100% delle recensioni positive per I love Radio Rock che vanta un cast d’eccezione con Philip Seymour Hoffman, Gemma Arterton, January Jones, Emma Thompson, Bill Nighy, Jack Davenport, Kenneth Charles Branagh, Nick Frost, Rhys Ifans, Talulah Riley, ma soprattutto una colonna sonora che vi farà continuare a ballare anche dopo la visione del film. Il podio del primo posto è suo e non glielo toglie nessuno.
A seguire l’inquietante e terribile Martyrs, forte di un quasi 90% di critiche positive… e c’è davvero da aver paura per il film di Pascal Laugier, che pare abbia trovato il giusto metro per rivalutare un genere che spesso delude molto i suoi fan.
Amori e disastri riesce a far parlare bene di sé almeno i tre quarti dei critici che hanno già visto il film, con un minimo comun denominatore: la scena finale.
Sul terzo posto insieme al film che lo precede, torna Ken Shiro, questa volta con La leggenda di Raoul, che se da un lato non aggiunge nulla di nuovo a chi conosce già la storia del mitico guerriero della sacra scuola di Hokuto, ha il pregio di riportare sul grande schermo forti emozioni.
Posizione molto affollata quella del 75% delle critiche positive, perché anche Madonna con il suo Sacro e profano, riesce a collezionare un buon numero di recensioni favorevoli.
Posizione affollata quella del 75% delle critiche positive perché anche il film di Madonna, Sacro e profano, guadagna la sua bella fetta di recensioni favorevoli.
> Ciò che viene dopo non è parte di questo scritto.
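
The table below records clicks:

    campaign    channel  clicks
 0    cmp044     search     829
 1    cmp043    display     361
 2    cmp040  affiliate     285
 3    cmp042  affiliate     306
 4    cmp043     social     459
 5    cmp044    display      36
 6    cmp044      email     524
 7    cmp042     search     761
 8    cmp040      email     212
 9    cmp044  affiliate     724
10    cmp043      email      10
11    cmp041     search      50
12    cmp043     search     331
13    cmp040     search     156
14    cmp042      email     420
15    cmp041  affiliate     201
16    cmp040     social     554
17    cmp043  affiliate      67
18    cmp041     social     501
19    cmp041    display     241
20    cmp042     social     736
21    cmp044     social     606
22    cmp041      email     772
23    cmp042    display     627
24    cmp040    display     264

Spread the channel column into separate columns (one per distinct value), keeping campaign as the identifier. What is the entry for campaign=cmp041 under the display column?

Wide layout: rows indexed by campaign, columns are the 5 distinct channel values (search, display, affiliate, social, email).
Cell (campaign=cmp041, channel=display) draws from the long row where campaign=cmp041 and channel=display, which has clicks=241.

241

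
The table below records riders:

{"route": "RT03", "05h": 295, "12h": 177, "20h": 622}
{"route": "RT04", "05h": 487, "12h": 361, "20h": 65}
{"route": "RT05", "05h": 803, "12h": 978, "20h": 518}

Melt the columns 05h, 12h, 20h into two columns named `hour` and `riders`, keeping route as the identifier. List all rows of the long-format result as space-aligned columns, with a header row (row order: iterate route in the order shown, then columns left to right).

route  hour  riders
RT03   05h   295   
RT03   12h   177   
RT03   20h   622   
RT04   05h   487   
RT04   12h   361   
RT04   20h   65    
RT05   05h   803   
RT05   12h   978   
RT05   20h   518   

Each (route, column) pair becomes one row: 3 × 3 = 9 rows.
For example, (RT03, 05h) → riders=295.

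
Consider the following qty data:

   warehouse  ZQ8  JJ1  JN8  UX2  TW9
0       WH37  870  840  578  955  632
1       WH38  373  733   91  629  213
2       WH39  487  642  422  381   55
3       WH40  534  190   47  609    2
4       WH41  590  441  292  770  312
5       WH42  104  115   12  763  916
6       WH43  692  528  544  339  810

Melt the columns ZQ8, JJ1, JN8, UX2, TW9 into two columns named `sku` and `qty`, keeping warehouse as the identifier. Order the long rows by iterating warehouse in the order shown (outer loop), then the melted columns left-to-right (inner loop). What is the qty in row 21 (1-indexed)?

590

35 rows total (7 × 5). Row 21: index ⌊(21-1)/5⌋ = 4 into warehouse → WH41; (21-1) mod 5 = 0 into the melted columns → ZQ8.
So row 21 is (WH41, ZQ8, 590); qty = 590.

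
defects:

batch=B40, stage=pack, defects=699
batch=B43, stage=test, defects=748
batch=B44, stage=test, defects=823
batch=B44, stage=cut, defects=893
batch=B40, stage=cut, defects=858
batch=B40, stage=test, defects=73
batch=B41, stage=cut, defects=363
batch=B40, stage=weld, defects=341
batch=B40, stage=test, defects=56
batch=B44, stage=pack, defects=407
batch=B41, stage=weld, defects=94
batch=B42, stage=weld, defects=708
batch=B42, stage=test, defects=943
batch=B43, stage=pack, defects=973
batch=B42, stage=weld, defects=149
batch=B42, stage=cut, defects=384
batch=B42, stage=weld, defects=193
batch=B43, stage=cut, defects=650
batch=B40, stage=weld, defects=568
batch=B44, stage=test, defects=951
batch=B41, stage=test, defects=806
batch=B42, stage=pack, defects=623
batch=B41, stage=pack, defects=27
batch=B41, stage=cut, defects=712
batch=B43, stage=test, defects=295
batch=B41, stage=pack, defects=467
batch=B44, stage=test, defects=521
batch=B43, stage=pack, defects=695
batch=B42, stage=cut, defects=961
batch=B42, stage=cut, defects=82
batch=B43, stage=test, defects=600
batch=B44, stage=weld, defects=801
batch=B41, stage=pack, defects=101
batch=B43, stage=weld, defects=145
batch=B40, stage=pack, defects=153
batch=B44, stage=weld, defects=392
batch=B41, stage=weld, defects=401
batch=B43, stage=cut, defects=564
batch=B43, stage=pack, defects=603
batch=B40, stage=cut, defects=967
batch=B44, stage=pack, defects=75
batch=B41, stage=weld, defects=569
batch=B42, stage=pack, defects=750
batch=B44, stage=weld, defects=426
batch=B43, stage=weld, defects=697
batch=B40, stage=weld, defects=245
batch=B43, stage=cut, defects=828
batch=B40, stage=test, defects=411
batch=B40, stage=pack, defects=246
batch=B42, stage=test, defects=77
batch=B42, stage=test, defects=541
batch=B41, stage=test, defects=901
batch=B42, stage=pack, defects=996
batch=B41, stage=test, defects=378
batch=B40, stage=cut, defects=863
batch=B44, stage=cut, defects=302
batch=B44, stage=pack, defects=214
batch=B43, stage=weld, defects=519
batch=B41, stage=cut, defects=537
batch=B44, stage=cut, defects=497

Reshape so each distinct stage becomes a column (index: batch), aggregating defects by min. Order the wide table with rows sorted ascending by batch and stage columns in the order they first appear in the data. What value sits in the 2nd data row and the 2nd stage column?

With rows sorted ascending by batch, row 2 is batch=B41. stage columns in first-appearance order: pack, test, cut, weld; column 2 is test.
Long rows with batch=B41, stage=test: min(806, 901, 378) = 378.

378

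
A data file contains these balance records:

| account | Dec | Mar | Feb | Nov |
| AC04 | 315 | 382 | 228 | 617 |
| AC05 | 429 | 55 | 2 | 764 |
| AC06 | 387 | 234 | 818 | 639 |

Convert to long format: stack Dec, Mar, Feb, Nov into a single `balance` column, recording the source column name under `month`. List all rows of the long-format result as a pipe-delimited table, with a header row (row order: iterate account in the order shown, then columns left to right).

| account | month | balance |
| AC04 | Dec | 315 |
| AC04 | Mar | 382 |
| AC04 | Feb | 228 |
| AC04 | Nov | 617 |
| AC05 | Dec | 429 |
| AC05 | Mar | 55 |
| AC05 | Feb | 2 |
| AC05 | Nov | 764 |
| AC06 | Dec | 387 |
| AC06 | Mar | 234 |
| AC06 | Feb | 818 |
| AC06 | Nov | 639 |

Each (account, column) pair becomes one row: 3 × 4 = 12 rows.
For example, (AC04, Dec) → balance=315.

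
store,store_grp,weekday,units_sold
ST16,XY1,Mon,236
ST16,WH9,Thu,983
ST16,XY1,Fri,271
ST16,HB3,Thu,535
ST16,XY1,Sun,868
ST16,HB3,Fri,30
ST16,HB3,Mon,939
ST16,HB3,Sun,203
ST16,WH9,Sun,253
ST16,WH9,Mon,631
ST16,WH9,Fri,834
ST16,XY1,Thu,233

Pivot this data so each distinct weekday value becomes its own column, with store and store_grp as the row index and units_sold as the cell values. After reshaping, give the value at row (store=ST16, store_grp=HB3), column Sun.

203

Wide layout: rows indexed by store and store_grp, columns are the 4 distinct weekday values (Mon, Thu, Fri, Sun).
Cell (store=ST16, store_grp=HB3, weekday=Sun) draws from the long row where store=ST16, store_grp=HB3 and weekday=Sun, which has units_sold=203.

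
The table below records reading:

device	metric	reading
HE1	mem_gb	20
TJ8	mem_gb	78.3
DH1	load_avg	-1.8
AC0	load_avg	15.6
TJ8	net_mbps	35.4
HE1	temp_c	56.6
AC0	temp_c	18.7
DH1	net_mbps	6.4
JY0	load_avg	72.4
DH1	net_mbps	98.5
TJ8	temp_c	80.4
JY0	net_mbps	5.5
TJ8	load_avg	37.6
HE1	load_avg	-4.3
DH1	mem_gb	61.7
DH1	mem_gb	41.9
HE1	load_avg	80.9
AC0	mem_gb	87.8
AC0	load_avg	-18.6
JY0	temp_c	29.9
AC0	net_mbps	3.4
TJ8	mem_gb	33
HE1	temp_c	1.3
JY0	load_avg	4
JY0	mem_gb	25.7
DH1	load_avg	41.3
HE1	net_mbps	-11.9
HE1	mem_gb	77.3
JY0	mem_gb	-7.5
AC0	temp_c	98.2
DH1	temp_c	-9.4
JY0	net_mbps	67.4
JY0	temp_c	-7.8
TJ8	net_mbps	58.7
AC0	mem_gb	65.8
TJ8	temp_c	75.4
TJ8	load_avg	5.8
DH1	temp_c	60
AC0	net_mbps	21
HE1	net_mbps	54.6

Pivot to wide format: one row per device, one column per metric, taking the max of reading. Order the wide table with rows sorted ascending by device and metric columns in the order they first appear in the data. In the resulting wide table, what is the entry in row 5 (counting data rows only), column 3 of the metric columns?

With rows sorted ascending by device, row 5 is device=TJ8. metric columns in first-appearance order: mem_gb, load_avg, net_mbps, temp_c; column 3 is net_mbps.
Long rows with device=TJ8, metric=net_mbps: max(35.4, 58.7) = 58.7.

58.7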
A seguire Moonacre – I segreti dell’ultima luna che pur avendo ottenuto il 100% dei pareri positivi, ha al momento, collezionato un numero troppo esiguo di recensioni per appaiarsi al primo in classifica.
Chiude in coda, salvandosi però da una stroncatura completa, il cinecocomero Un’estate ai Caraibi, che ha però dalla sua, come accde sempre per il cinepanettone, la possibilità di veder stravolto completamente il parere dei critici, rispetto all’affluenza al cinema da parte del pubblico pagante.